Osteoporosis currently affects approximately 10 million Americans; another 34 million are osteopenic. A direct consequence of bone fragility is an increased risk of painful fractures that are associated with functional disabilities, increased mortality at older ages, and a huge cost burden on families and health providers. Current treatment of osteoporotic patients mostly involves fracture prevention; there are few viable treatments after fractures have occurred. Therefore, an understanding of the molecular and cellular mechanisms underlying osteoporosis and subsequent development of novel therapies are required.
Caspase-2, a cysteine-aspartate protease, is the most conserved caspase across species. It has been shown to play an apoptotic role during mitochondrial oxidative stress; however, non-enzymatic and non-apoptotic roles for caspase-2 have also been reported. Mice lacking caspase-2 exhibit increased oxidative stress, perhaps due to decreased apoptosis of oxidatively-damaged cells. These mice also demonstrate shortened maximum lifespan, impaired hair re-growth, reduced body fat content and osteopenia at older ages. We hypothesize that these pleiotropic phenotypes could arise due to altered properties of mesenchymal stromal/stem cells (MSCs) in the absence of caspase-2. MSCs are pluripotent cells that can differentiate into several cell types, including bone-forming osteoblasts, fat-forming adipocytes and cartilage-forming chondrocytes. MSCs are present in various niches within the bone marrow, fat, muscle, liver and hair follicles. We propose that caspase-2 deficiency-associated bone loss could occur due to decreased osteogenic differentiation and function as well as due to inefficient clearance of oxidatively damaged MSCs. We are currently developing conditional knockouts of caspase-2 in the limb bud mesenchyme to characterize the role of caspase-2 in MSC proliferation, differentiation and/or function as well as in oxidative stress-induced apoptosis. The long-term goal of our research is to identify molecules and pathways for diagnosis and therapy of osteoporosis using MSC-based treatments.
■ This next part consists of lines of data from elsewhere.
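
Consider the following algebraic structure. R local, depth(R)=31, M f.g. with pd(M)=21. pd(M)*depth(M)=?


pd+depth=31
depth=31-21=10
pd*depth=21*10=210


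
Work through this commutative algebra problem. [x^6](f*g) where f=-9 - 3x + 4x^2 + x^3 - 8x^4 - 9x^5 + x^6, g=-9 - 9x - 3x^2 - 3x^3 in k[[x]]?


[x^6] = sum a_i*b_j, i+j=6
  1*-3=-3
  -8*-3=24
  -9*-9=81
  1*-9=-9
Sum=93


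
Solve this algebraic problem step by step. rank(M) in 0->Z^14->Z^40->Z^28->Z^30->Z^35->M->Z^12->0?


Alt sum=0:
(-1)^0*14 + (-1)^1*40 + (-1)^2*28 + (-1)^3*30 + (-1)^4*35 + (-1)^5*? + (-1)^6*12=0
rank(M)=19


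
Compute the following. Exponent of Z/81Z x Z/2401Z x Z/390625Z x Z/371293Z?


Exponent = lcm of the cyclic orders; pairwise coprime => product.
3^4*7^4*5^8*13^5=81*2401*390625*371293=28206810130078125


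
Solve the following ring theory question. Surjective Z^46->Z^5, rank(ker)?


rank(ker) = 46-5 = 41


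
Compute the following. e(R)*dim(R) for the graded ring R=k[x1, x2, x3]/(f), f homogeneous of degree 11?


e(R)=deg(f)=11, dim(R)=3-1=2
e*dim=11*2=22


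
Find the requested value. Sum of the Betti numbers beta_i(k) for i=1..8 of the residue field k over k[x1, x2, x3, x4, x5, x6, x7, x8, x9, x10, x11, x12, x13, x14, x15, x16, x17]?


Koszul resolution: beta_i(k)=C(n,i), n=17
C(17,1)=17, C(17,2)=136, C(17,3)=680, C(17,4)=2380, C(17,5)=6188, C(17,6)=12376, C(17,7)=19448, C(17,8)=24310
Sum=65535


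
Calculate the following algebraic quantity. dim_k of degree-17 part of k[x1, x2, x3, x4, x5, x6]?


C(d+n-1,n-1)=C(22,5)=26334


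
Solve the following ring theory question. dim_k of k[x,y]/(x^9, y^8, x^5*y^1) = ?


k[x,y]/I, I = (x^9, y^8, x^5*y^1)
Rect: 9x8=72. Corner: (9-5)x(8-1)=28.
dim = 72-28 = 44


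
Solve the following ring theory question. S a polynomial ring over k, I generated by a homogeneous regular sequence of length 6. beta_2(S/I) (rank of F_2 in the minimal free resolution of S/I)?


Regular sequence => Koszul complex is the minimal free resolution.
Syz_1 minimally generated by Koszul relations f_i*e_j - f_j*e_i (i<j): mu(Syz_1) = beta_2 = C(m,2) = m(m-1)/2
m=6
6*5/2 = 15


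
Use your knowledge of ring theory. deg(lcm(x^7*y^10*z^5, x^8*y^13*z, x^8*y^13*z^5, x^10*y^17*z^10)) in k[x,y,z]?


lcm = componentwise max:
x: max(7,8,8,10)=10
y: max(10,13,13,17)=17
z: max(5,1,5,10)=10
Total=10+17+10=37


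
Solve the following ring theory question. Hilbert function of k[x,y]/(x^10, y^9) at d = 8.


k[x,y], I = (x^10, y^9), d = 8
Need i < 10 and d-i < 9.
Range: 0 <= i <= 8.
H(8) = 9


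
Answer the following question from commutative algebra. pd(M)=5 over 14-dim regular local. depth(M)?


pd+depth=depth(R)=14
depth=14-5=9


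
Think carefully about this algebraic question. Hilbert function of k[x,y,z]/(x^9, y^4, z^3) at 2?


Need i<9, j<4, k<3 with i+j+k=2.
For each i, j ranges over max(0,2-i-2)..min(3,2-i):
  i=0: j in [0,2] -> 3
  i=1: j in [0,1] -> 2
  i=2: j in [0,0] -> 1
H(2) = 3+2+1 = 6


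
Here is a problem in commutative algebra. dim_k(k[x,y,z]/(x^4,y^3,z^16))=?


Basis: x^iy^jz^k, i<4,j<3,k<16
4*3*16=192


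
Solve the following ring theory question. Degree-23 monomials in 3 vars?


C(d+n-1,n-1)=C(25,2)=300


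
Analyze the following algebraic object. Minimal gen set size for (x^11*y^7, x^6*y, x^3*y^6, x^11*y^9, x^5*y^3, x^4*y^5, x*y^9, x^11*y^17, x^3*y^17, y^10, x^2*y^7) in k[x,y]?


Remove redundant (divisible by others).
x^3*y^17 redundant.
x^11*y^17 redundant.
x^11*y^7 redundant.
x^11*y^9 redundant.
Min: x^6*y, x^5*y^3, x^4*y^5, x^3*y^6, x^2*y^7, x*y^9, y^10
Count=7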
Caspase-2 is expressed in bone
(A) Immunohistochemistry for caspase-2 (brown) shows that it is present in bone marrow (yellow arrows) and osteoblasts (red arrows)
(B) Immunofluorescence for caspase-2 (green) in isolated mesenchymal stromal/stem cells; nuclei are stained blue
Sharma R, Tsuchiya M, Tannous BA, Bartlett JD. (2011) Measurement of fluoride-induced endoplasmic reticulum stress using Gaussia luciferase. Methods Enzymol. 2011;491:111-25.
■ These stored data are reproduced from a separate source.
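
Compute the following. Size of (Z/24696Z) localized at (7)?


7-primary part: 24696=7^3*72
Size=7^3=343


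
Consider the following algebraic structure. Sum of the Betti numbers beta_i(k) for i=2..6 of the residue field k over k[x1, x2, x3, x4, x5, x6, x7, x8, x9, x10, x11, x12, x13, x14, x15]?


Koszul resolution: beta_i(k)=C(n,i), n=15
C(15,2)=105, C(15,3)=455, C(15,4)=1365, C(15,5)=3003, C(15,6)=5005
Sum=9933


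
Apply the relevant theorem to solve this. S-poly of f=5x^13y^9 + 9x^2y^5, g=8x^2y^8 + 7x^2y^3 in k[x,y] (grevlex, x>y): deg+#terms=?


LT(f)=5x^13y^9, LT(g)=8x^2y^8
lcm(LM)=x^13y^9
S(f,g) (scaled by 40 to clear denominators) = 8*f - 5x^11y*g = -35x^13y^4 + 72x^2y^5
2 terms, deg 17.
17+2=19


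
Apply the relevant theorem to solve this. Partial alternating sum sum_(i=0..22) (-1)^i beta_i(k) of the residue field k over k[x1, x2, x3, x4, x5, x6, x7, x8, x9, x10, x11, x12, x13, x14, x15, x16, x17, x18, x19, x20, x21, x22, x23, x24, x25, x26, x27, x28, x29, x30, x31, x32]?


Koszul resolution: beta_i(k)=C(n,i), n=32
sum_(i=0..p) (-1)^i C(n,i) = (-1)^p C(n-1,p)
(-1)^22*C(31,22) = (-1)^22*20160075 = 20160075


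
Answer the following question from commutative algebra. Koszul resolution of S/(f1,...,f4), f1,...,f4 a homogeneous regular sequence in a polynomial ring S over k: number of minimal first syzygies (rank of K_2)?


Regular sequence => Koszul complex is the minimal free resolution.
Syz_1 minimally generated by Koszul relations f_i*e_j - f_j*e_i (i<j): mu(Syz_1) = beta_2 = C(m,2) = m(m-1)/2
m=4
4*3/2 = 6


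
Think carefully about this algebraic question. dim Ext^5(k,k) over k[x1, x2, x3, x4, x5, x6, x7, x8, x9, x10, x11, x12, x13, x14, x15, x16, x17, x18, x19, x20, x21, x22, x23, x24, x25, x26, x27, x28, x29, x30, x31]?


C(n,i)=C(31,5)=169911


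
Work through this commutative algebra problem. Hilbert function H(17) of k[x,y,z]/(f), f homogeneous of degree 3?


C(19,2)-C(16,2)=171-120=51


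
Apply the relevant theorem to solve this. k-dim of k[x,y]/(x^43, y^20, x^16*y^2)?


k[x,y]/I, I = (x^43, y^20, x^16*y^2)
Rect: 43x20=860. Corner: (43-16)x(20-2)=486.
dim = 860-486 = 374


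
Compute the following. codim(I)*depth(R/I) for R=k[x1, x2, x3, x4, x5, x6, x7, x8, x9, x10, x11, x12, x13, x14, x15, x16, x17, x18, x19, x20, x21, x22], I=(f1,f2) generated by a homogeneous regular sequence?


codim=2, depth=dim(R/I)=22-2=20
Product=2*20=40


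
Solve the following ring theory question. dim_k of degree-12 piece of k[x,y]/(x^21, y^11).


k[x,y], I = (x^21, y^11), d = 12
Need i < 21 and d-i < 11.
Range: 2 <= i <= 12.
H(12) = 11


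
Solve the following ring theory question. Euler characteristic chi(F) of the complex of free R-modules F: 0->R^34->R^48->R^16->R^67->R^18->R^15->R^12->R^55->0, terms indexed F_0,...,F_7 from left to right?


chi = sum (-1)^i * rank:
(-1)^0*34=34
(-1)^1*48=-48
(-1)^2*16=16
(-1)^3*67=-67
(-1)^4*18=18
(-1)^5*15=-15
(-1)^6*12=12
(-1)^7*55=-55
chi=-105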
Sharma R, Tye CE, Arun A, MacDonald D, Chatterjee A, Abrazinski T, Everett ET, Whitford GM, Bartlett JD. (2011)Assessment of dental fluorosis in Mmp20 +/- mice. J Dent Res. 2011 Jun;90(6):788-92.
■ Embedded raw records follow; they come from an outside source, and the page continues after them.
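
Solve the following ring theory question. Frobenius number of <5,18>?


gcd(5,18)=1 => F=ab-a-b=5*18-5-18=90-23=67


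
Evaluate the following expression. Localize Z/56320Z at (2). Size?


2-primary part: 56320=2^10*55
Size=2^10=1024


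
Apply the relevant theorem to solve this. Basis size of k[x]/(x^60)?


Basis: 1,x,...,x^59
dim=60


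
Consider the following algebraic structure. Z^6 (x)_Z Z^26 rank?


rank(M(x)N) = rank(M)*rank(N)
6*26 = 156


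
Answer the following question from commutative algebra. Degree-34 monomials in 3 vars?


C(d+n-1,n-1)=C(36,2)=630


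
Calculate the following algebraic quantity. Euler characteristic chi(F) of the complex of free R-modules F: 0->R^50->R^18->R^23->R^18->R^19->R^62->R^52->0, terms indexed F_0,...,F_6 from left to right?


chi = sum (-1)^i * rank:
(-1)^0*50=50
(-1)^1*18=-18
(-1)^2*23=23
(-1)^3*18=-18
(-1)^4*19=19
(-1)^5*62=-62
(-1)^6*52=52
chi=46


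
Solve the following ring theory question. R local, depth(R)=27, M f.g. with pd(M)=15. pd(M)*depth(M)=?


pd+depth=27
depth=27-15=12
pd*depth=15*12=180


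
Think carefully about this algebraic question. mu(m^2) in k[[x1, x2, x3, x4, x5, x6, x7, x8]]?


C(n+d-1,d)=C(9,2)=36


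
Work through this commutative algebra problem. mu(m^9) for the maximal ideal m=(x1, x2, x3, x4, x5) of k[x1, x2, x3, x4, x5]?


Graded Nakayama: mu(m^d) = dim_k (m^d/m^(d+1)) = #degree-9 monomials in 5 vars
C(n+d-1,d)=C(13,9)=715


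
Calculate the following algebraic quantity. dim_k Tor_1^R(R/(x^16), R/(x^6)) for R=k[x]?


Tor_1(R/I,R/J)=(I cap J)/IJ=(x^16)/(x^22)
dim=22-16=min(16,6)=6


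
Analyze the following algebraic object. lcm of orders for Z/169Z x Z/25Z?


Exponent = lcm of the cyclic orders; pairwise coprime => product.
13^2*5^2=169*25=4225


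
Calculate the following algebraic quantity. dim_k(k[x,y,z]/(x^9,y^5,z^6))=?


Basis: x^iy^jz^k, i<9,j<5,k<6
9*5*6=270


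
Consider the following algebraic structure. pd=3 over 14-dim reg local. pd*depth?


pd+depth=14
depth=14-3=11
pd*depth=3*11=33


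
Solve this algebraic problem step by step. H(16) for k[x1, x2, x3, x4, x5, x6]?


C(d+n-1,n-1)=C(21,5)=20349


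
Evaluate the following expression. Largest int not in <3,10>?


gcd(3,10)=1 => F=ab-a-b=3*10-3-10=30-13=17


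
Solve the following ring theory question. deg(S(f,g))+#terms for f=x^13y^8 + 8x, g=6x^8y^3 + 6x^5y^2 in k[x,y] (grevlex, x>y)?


LT(f)=x^13y^8, LT(g)=6x^8y^3
lcm(LM)=x^13y^8
S(f,g) (scaled by 6 to clear denominators) = 6*f - x^5y^5*g = -6x^10y^7 + 48x
2 terms, deg 17.
17+2=19


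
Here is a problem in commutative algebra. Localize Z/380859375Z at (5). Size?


5-primary part: 380859375=5^10*39
Size=5^10=9765625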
Sharma R, Tsuchiya M, Skobe Z, Tannous BA, Bartlett JD. (2010) The acid test of fluoride: how pH modulates toxicity. PLoS One. 2010 May 28;5(5):e10895.
Sharma R, Tsuchiya M, Bartlett JD. (2008) Fluoride induces endoplasmic reticulum stress and inhibits protein synthesis and secretion. Environ Health Perspect. 2008 Sep;116(9):1142-6.
Sharma R, Gow A. (2007) Minimal role for caspase 12 in the unfolded protein response in oligodendrocytes in vivo.J Neurochem. 2007 May;101(4):889-97.